Best practices for contraining specific parameters to a constant value

I’m comparing a series of models that are nested within a maximally complex model. For simplicity, imagine I want to consider two models, one in which the parameter mu is constrained to a single value across levels of stratum, and a “random intercept model” where observations in each stratum have mean mu_stratum, which is normally distributed about mu. Ideally I’d have something like this:


data {
  int<lower=0,upper=1> INCLUDE_RANDOM_INTERCEPT;
...
}

parameters {
  ...
  vector[N] mu_stratum;
  if (INCLUDE_RANDOM_INTERCEPT==1) {
    real<lower=0> sd_mu_stratum;
  }
...
}

transformed parameters {
  if (INCLUDE_RANDOM_INTERCEPT==0) {
    for (i in 1:N) {
      mu_stratum[i] = mu;
    }
  }
  ...
}

model {  
  ...
  if (INCLUDE_RANDOM_INTERCEPT==1) {
     mu_stratum ~ normal(mu, sd_mu_stratum);
  }
   ...
}

However, I can’t have conditional parameter definitions or set transformed parameters to a single global value.
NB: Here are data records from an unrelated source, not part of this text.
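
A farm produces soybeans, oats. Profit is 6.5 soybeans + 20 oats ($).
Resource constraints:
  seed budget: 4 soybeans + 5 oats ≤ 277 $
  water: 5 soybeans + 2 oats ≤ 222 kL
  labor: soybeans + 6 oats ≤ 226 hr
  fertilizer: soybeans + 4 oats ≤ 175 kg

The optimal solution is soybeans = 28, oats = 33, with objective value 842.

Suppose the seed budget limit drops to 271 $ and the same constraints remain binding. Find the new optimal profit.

836

Binding: seed budget and labor. Non-binding: water (16 unused), fertilizer (15 unused).
By complementary slackness, y = 0 for the non-binding constraints.
The binding rows give the dual system: 4·y_seed budget + 1·y_labor = 6.5 and 5·y_seed budget + 6·y_labor = 20.
This yields shadow prices y_seed budget = 1, y_labor = 2.5.
Δz = y_seed budget·Δb = 1 × (-6) = -6, so new z* = 842 − 6 = 836.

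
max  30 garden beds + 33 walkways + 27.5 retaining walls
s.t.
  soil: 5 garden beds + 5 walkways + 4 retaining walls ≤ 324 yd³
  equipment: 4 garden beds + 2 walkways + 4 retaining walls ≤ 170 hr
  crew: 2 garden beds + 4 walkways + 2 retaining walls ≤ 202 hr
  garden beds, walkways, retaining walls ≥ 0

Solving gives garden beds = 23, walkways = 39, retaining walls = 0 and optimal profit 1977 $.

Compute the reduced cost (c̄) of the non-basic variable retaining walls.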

The only way I can get something like this to work is to force sd_mu_stratum to be very small when the flag is off, but that feels hacky. Is there a nice way to do this?
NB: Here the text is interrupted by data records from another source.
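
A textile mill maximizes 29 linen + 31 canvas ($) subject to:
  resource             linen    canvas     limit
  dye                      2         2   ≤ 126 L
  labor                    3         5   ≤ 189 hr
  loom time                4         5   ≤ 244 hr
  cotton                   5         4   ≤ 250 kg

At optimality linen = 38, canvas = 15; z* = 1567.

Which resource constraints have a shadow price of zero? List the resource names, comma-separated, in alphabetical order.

dye: 106/126 (slack 20)
labor: 189/189 (binding)
loom time: 227/244 (slack 17)
cotton: 250/250 (binding)
By complementary slackness, a constraint with positive slack has shadow price 0 → dye, loom time.

dye, loom time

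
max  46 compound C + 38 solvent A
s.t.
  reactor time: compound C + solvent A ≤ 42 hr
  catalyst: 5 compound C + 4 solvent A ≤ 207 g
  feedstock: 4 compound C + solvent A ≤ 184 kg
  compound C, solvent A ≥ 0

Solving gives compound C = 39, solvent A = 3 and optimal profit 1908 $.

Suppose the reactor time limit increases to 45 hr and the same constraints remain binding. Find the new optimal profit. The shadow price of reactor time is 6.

1926

Δb = 3, so new z* = 1908 + (6)·(3) = 1908 + 18 = 1926.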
Stan allows size 0 arrays, so would something like this approach work?

parameters {
  real mu;
  array[N * INCLUDE_RANDOM_INTERCEPT] real mu_stratum;
  array[INCLUDE_RANDOM_INTERCEPT] real<lower=0> sd_mu_stratum ;
}
transformed parameters {
  array[N * (1 - INCLUDE_RANDOM_INTERCEPT)] real mu_equal;
  if (INCLUDE_RANDOM_INTERCEPT == 0) {
    for (n in 1:N) mu_equal[n] = mu;
  }
}
model {
  if (INCLUDE_RANDOM_INTERCEPT) {
    mu_stratum ~ normal(mu, sd_mu_stratum[1]);
  }
}

Actually maybe you don’t even need the transformed parameter mu_equal from my example. You could just use mu in the model block if INCLUDE_RANDOM_INTERCEPT == 0.

Oh wow, I didn’t know about the length zero array business, that’s really nifty. A very clean way of ensuring you create a bunch of parameters that you have to place priors on but don’t contribute to the likelihood otherwise.
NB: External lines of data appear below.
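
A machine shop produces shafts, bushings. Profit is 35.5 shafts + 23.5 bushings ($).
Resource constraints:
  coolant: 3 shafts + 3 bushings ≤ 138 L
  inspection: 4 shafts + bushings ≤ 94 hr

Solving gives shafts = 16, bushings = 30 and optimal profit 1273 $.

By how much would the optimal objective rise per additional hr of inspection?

4

Both coolant and inspection are binding at x*.
The binding rows give the dual system: 3·y_coolant + 4·y_inspection = 35.5 and 3·y_coolant + 1·y_inspection = 23.5.
Solving: y_coolant = 6.5, y_inspection = 4.
Shadow price of inspection = 4.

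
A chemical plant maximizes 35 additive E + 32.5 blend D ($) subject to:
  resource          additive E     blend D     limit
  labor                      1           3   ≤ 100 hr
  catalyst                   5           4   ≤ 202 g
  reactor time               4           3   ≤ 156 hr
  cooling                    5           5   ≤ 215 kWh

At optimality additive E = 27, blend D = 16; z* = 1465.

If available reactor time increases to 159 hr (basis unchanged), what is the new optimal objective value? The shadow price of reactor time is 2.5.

Δb = 3, so new z* = 1465 + (2.5)·(3) = 1465 + 7.5 = 1472.5.

1472.5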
And you’re right, the mu_equal is unnecessary

I’m afraid there’s not a nice way to do exactly what you’re asking, which is to pin variables declared as parameters to specific variables. All you can do is the kind of thing @Jonah’s suggesting. There’s a slight hitch—@Jonah gave you the centered parameterization, which will only work if you have tight priors and/or a lot of data. Otherwise, you need to do something like the following, which will use a non-centered parameterization. It takes in arguments for the fixed priors—those will be ignored if vary == 1. Then mu_mu and sd_mu will be of size 0 if vary = 0.

data {
  int<lower=0, upper=1> vary;
  int<lower=0> N;  // number of vars
  real mu_mu_fixed;  // prior location if non-varying
  real sigma_mu_fixed;  // prior scale if non-varying
}
parameters {
  vector[vary ? N : 1] mu_raw;
  vector[vary] mu_mu;  // prior location if varying, if not size = 0
  vector<lower=0>[vary] sd_mu;  // prior sd if varying, if not size = 0
}
transformed parameters {
  vector[N] mu;
  if (vary) {
    mu = mu_mu[1] + sd_mu[1] * mu_raw;
  } else {
    mu = rep_vector(mu_mu_fixed + sd_mu_fixed * mu_raw, N);
  }
}
model {
  mu_raw ~ normal(0, 1);
  ...
}

Then you write the rest of the model using the transformed parameter mu of size N for convenience.

I see, this works just fine. You’re right, it is a bit cumbersome relative to some sort of macro for pinning the parameters, but this is much more efficicent than my hack, which was also slow because you end up sampling a bunch of latent variables you don’t actually use

@Bob_Carpenter good point about the parameterization. It’s definitely a bit uglier with the non-centered parameterization, but that’s usually the one we want.